Il conto lo paga il contribuente


Non è credibile Romano Prodi quando afferma che sia una finanziaria coraggiosa e di grande portata. Non è coraggiosa perché non ha affondato il bisturi sul tumore che frena la crescita ed assorbe le risorse. E’ lungi dall’essere di grande portata perché produce futuri disastri sul lato dei conti pubblici. La ripresa produttiva del sistema Europa, spinta dal rialzo USA, come si sa, è prevista di breve durata. Allineare il Paese alle esigenze di contenimento dei margini di incremento del disavanzo di cassa, in situazioni di crescita limitata o di PIL pari a zero, scenario previsto per il prossimo futuro, richiede un intervento deciso sul fronte della spesa. Questa finanziaria, invece, ha uno sguardo sul presente ed ignora il futuro. Lo scopo è far cassa subito per consentire nuove spese. Nessun intervento, infatti, è previsto sul fronte delle uscite, anzi, con l’aumento dei fondi da destinare al pubblico impiego si è fatta una scelta precisa, nel verso dell'aumento della spesa corrente, che è poi la scelta di sempre della sinistra. La macchina burocratica dello Stato, ossatura del consenso del centrosinistra, incassa nuovi stanziamenti per i rinnovi dei contratti. Viene perseguita la linea del mantenimento e non quella della razionalizzazione. Il progetto del centrodestra di ridare efficienza alla pubblica amministrazione, con l’informatizzazione e lo snellimento delle pratiche burocratiche, registra un passo indietro. Epifani esprime soddisfazione, dopo aver minacciato il ricorso alla piazza. Bertinotti diffonde la sensazione che questa sia la manovra finanziaria alternativa, come per anni durante il Governo Belusconi è andato ripetendo. “Piangano i ricchi” è lo slogan sui muri delle città. Purtroppo sarà l’Italia a dover versare lacrime amare: quell’Italia operosa fatta di tante piccole imprese e di tante piccole famiglie di operai, impiegati, piccoli imprenditori. Si sta distruggendo economicamente quella parte del Paese che non vota a sinistra. Anche il risparmio cambia la sua vocazione: da virtuosa capacità di costituire fonte di sicurezza per la famiglia, diviene, come sempre inteso dall’immaginario comunista, fonte di rendita parassita. Le famiglie, che spesso si formano sul risparmio dei genitori parsimoniosi, avranno sempre più difficoltà a formarsi. Il comunismo che nel mondo è fallito per la sua inadeguatezza dottrinale, in Italia, grazie a Prodi, riprende quota.

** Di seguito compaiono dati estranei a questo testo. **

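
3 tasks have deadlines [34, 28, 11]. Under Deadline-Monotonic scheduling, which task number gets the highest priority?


Sort tasks by relative deadline (ascending):
  Task 3: deadline = 11
  Task 2: deadline = 28
  Task 1: deadline = 34
Priority order (highest first): [3, 2, 1]
Highest priority task = 3

3


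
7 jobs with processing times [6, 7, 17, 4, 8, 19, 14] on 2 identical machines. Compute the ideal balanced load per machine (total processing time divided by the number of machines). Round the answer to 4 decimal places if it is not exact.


Total processing time = 6 + 7 + 17 + 4 + 8 + 19 + 14 = 75
Number of machines = 2
Ideal balanced load = 75 / 2 = 37.5

37.5


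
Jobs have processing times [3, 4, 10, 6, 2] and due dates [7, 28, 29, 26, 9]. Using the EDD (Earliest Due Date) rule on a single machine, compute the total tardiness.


Sort by due date (EDD order): [(3, 7), (2, 9), (6, 26), (4, 28), (10, 29)]
Compute completion times and tardiness:
  Job 1: p=3, d=7, C=3, tardiness=max(0,3-7)=0
  Job 2: p=2, d=9, C=5, tardiness=max(0,5-9)=0
  Job 3: p=6, d=26, C=11, tardiness=max(0,11-26)=0
  Job 4: p=4, d=28, C=15, tardiness=max(0,15-28)=0
  Job 5: p=10, d=29, C=25, tardiness=max(0,25-29)=0
Total tardiness = 0

0


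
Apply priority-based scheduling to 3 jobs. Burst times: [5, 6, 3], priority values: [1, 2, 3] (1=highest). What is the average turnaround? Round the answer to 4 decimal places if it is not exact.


Sort by priority (ascending = highest first):
Order: [(1, 5), (2, 6), (3, 3)]
Completion times:
  Priority 1, burst=5, C=5
  Priority 2, burst=6, C=11
  Priority 3, burst=3, C=14
Average turnaround = 30/3 = 10.0

10.0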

Dopo l’occupazione di tutte le “Istituzioni” del Paese, dopo la conquista dei media e l’occupazione di tutte le reti della RAI, i propositi di rendere ineleggibile Berlusconi e l’avvio del tentativo di far tacere le sue televisioni, la vendetta si abbatte sulle famiglie. Quelle da cui Berlusconi ed il centrodestra hanno tratto gran parte di quel consenso che è forte del 50% degli italiani. I poteri forti spingono all’omogeneizzazione di ogni cosa perché tutto sia “politicamente corretto” e nessuno disturbi il "manovratore".

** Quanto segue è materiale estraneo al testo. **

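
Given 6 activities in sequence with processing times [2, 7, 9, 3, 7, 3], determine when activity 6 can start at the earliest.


Activity 6 starts after activities 1 through 5 complete.
Predecessor durations: [2, 7, 9, 3, 7]
ES = 2 + 7 + 9 + 3 + 7 = 28

28


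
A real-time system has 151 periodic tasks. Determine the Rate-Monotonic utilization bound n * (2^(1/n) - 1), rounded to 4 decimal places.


Compute 2^(1/151) = 1.0046009306
Subtract 1: 1.0046009306 - 1 = 0.0046009306
Multiply by n: 151 * 0.0046009306 = 0.6947405206
Round to 4 dp: 0.6947

0.6947


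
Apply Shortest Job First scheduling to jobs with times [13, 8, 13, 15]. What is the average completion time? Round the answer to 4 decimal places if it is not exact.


SJF order (ascending): [8, 13, 13, 15]
Completion times:
  Job 1: burst=8, C=8
  Job 2: burst=13, C=21
  Job 3: burst=13, C=34
  Job 4: burst=15, C=49
Average completion = 112/4 = 28.0

28.0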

Come si faccia a dire che questo non sia il governo delle tasse è davvero da mendaci! Sono previsti aumenti del gettito fiscale per oltre 18 miliardi di Euro, nonostante il Governo, parli di 13 miliardi e senza che, come nella precedente legislatura, sia previsto un aumento della base contributiva. Un aumento dovuto ad una serie di balzelli su ogni cosa e questo solo per la gestione Stato. Non finirà, però, solo con le tasse nazionali. Gli aumenti degli estimi catastali comporteranno anche incrementi nelle imposte comunali per gli immobili (ICI) e sono previsti aumenti anche per le addizionali. Un aumento considerevole delle entrate che in sostanza andrà a finanziare la spesa pubblica in buona parte parassitaria. Si sta instaurando quella “lotta di classe” che è poi lotta al buonsenso. Assieme alla rinascita dei miti sociali del comunismo si imbalzama il nostro sistema produttivo, si secolarizzano i poteri delle grandi famiglie che, lungi dal favorire la crescita con investimenti ed innovazione, si fondono, si inglobano, si incorporizzano, si impegnano in scalate finanziarie. Orfani dell’assistenzialismo di stato si industriano alla ricerca di acquisizioni attraverso i sistemi più disparati dell’ingegneria finanziaria. Flussi di cifre da capogiro che passano attraverso partecipazioni di società non capitalizzate. Tutto è sulla carta e poi il conto lo paga il contribuente: a piè di lista.